Shernon Holding, la società che dall’agosto scorso gestiva i 55 punti vendita di Mercatone Uno, è stata dichiarata fallita dal Tribunale di Milano. Per lo storico marchio della grande distribuzione si tratta dell'ennesima tappa - forse l'ultima - di un'odissea iniziata sette anni fa. Gli oltre 1.800 lavoratori lo hanno scoperto via Facebook e Whatsapp nella notte tra venerdì 24 e sabato 25 maggio, e da allora sono iniziati picchetti e presìdi di fronte ai negozi chiusi in tutta Italia. Per oggi (lunedì 27 maggio) è stato convocato un tavolo di crisi a Roma, alle ore 15.30 presso la sede del ministero dello Sviluppo economico, per assicurare un sostegno e una prospettiva di lavoro ai dipendenti. Previsto anche un presidio sindacale di fronte al dicastero.

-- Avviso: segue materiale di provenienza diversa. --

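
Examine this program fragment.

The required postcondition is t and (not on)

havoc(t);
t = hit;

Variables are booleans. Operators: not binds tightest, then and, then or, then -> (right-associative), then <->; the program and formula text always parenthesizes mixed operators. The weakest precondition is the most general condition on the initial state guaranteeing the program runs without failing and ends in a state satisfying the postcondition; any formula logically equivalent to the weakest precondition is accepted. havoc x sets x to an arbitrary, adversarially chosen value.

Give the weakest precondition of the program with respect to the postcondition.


Working backward. After the program, t and (not on) must hold.
Before t := hit: hit and (not on)
Before havoc t: hit and (not on)
Answer: WP = hit and (not on)


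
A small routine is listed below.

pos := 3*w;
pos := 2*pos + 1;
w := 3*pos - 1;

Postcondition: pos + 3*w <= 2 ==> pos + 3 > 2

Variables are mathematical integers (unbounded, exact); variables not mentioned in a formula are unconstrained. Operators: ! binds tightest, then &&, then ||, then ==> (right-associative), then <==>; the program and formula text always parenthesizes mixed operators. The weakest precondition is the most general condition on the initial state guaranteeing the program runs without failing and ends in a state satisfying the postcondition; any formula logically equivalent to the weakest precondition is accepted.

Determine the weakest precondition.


Working backward. After the program, the postcondition pos + 3*w <= 2 ==> pos + 3 > 2 must hold; in canonical form it is pos + 3*w <= 2 ==> pos > -1.
Before w := 3*pos - 1: 10*pos <= 5 ==> pos > -1
Before pos := 2*pos + 1: 20*pos <= -5 ==> 2*pos > -2
Before pos := 3*w: 60*w <= -5 ==> 6*w > -2
Answer: WP = 60*w <= -5 ==> 6*w > -2


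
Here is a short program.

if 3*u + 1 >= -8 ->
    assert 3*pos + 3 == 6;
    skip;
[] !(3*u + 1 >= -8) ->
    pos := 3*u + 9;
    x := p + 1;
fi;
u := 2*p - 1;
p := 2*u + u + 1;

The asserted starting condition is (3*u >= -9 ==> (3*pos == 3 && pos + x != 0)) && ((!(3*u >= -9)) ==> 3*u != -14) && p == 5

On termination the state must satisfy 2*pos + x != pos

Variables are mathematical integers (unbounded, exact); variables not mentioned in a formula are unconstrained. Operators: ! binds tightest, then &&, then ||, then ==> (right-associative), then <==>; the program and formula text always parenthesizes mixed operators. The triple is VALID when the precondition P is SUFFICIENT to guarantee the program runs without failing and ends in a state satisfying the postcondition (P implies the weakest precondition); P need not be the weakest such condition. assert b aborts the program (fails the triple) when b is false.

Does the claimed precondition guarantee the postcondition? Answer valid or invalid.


Working backward. After the program, the postcondition 2*pos + x != pos must hold; in canonical form it is pos + x != 0.
Before p := 2*u + u + 1: pos + x != 0
Before u := 2*p - 1: pos + x != 0
Then branch requires 3*pos == 3 && pos + x != 0; else branch requires p + 3*u != -10.
Before the if: (3*u >= -9 ==> (3*pos == 3 && pos + x != 0)) && ((!(3*u >= -9)) ==> p + 3*u != -10)
The weakest precondition is (3*u >= -9 ==> (3*pos == 3 && pos + x != 0)) && ((!(3*u >= -9)) ==> p + 3*u != -10).
Check whether (3*u >= -9 ==> (3*pos == 3 && pos + x != 0)) && ((!(3*u >= -9)) ==> 3*u != -14) && p == 5 implies it.
Countermodel: at the initial state p = 5, pos = 0, u = -5, x = 0, the precondition holds but the weakest precondition fails.
Answer: invalid


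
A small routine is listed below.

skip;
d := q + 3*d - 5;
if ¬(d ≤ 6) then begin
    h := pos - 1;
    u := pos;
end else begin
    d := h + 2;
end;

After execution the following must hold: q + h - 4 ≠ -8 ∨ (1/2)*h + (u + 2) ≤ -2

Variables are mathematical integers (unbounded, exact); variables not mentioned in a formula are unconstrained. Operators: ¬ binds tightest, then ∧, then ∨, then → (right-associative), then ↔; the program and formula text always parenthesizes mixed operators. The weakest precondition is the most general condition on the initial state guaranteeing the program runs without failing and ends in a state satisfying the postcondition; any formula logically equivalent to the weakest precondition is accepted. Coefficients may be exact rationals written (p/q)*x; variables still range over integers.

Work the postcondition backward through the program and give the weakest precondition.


Working backward. After the program, the postcondition q + h - 4 ≠ -8 ∨ (1/2)*h + (u + 2) ≤ -2 must hold; in canonical form it is h + q ≠ -4 ∨ (1/2)*h + u ≤ -4.
Then branch requires pos + q ≠ -3 ∨ (3/2)*pos ≤ -7/2; else branch requires h + q ≠ -4 ∨ (1/2)*h + u ≤ -4.
Before the if: ((¬(d ≤ 6)) → (pos + q ≠ -3 ∨ (3/2)*pos ≤ -7/2)) ∧ (d ≤ 6 → (h + q ≠ -4 ∨ (1/2)*h + u ≤ -4))
Before d := q + 3*d - 5: ((¬(3*d + q ≤ 11)) → (pos + q ≠ -3 ∨ (3/2)*pos ≤ -7/2)) ∧ (3*d + q ≤ 11 → (h + q ≠ -4 ∨ (1/2)*h + u ≤ -4))
Before skip: ((¬(3*d + q ≤ 11)) → (pos + q ≠ -3 ∨ (3/2)*pos ≤ -7/2)) ∧ (3*d + q ≤ 11 → (h + q ≠ -4 ∨ (1/2)*h + u ≤ -4))
Answer: WP = ((¬(3*d + q ≤ 11)) → (pos + q ≠ -3 ∨ (3/2)*pos ≤ -7/2)) ∧ (3*d + q ≤ 11 → (h + q ≠ -4 ∨ (1/2)*h + u ≤ -4))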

“La convocazione al dicastero dei sindacati, dell'azienda, dei commissari fallimentari e del curatore fallimentare di Shernon deve essere il primo passo per trovare una soluzione al fallimento della società proprietaria di Mercatone Uno e per mettere tutti di fronte alle proprie responsabilità”. A dirlo è il segretario generale della Cgil Maurizio Landini: “Gli accordi vanno sempre rispettati, a maggior ragione se vengono presi di fronte al governo che è garante delle promesse fatte da un'azienda, che non può permettersi di prendere in giro lavoratori e ministero”.

Per il segretario generale della Cgil “è intollerabile e vergognoso che 1800 lavoratori e le loro famiglie siano venute a conoscenza del fallimento via Facebook. Adesso è urgente avere assicurazioni sulla salvaguardia dei posti di lavoro e preservare il futuro dei lavoratori e delle loro famiglie”. Maurizio Landini, in conclusione, si augura che “il governo si attivi immediatamente, non solo per richiamare i proprietari e i curatori alle proprie responsabilità, ma per individuare soluzioni produttive per l'azienda e mettere a disposizione dei lavoratori la indispensabile strumentazione di sostegno”.

Il fallimento della società non è un fulmine a ciel sereno. “Già nei primi mesi dell'ingresso di Shernon – spiegano Filcams Cgil, Fisascat Cisl e Uiltucs Uil - buona parte dei soci che avevano costituito la società ad hoc per l'acquisizione sono fuoriusciti dall'asset societario”. La situazione si è progressivamente aggravata fino a quando la mancanza di liquidità “ha fatto sì che, negli ultimi mesi del 2018, la merce nei magazzini, e di conseguenza nei negozi, cominciasse a scarseggiare”. Fino ad arrivare allo scorso marzo, segnalano i sindacati, quando “i punti vendita risultavano sprovvisti di merce e la stessa non veniva più consegnata, sebbene già venduta e pagata dagli acquirenti”.

Sempre in marzo l'azienda aveva annunciato una ricapitalizzazione da 20 milioni, giudicata dai sindacati “assolutamente insufficiente”, per poi ad aprile chiedere il concordato preventivo. Una decisione, proseguono Filcams, Fisascat e Uiltucs, presa “senza darne informazione alcuna, nemmeno al ministero dello Sviluppo economico” (come confermato dal verbale della riunione allo stesso ministero del 19 aprile). Ma la richiesta di concordato è stata respinta dal Tribunale, “avendo riscontrato - spiega il curatore fallimentare Marco Angelo Russo - un indebitamento complessivo, maturato in soli nove mesi di attività, per oltre 90 milioni, oltre a perdite gestionali fisse di 5-6 milioni al mese e alla totale assenza di credito bancario e di fiducia da parte dei fornitori”. La verifica, conclude Russo, ha dato esito negativo “perché i costi da affrontare per esercitare l’attività erano irrimediabilmente e notevolmente superiori ai possibili ricavi, quindi era impossibile proseguirla senza arrecare gravi pregiudizi ai creditori”.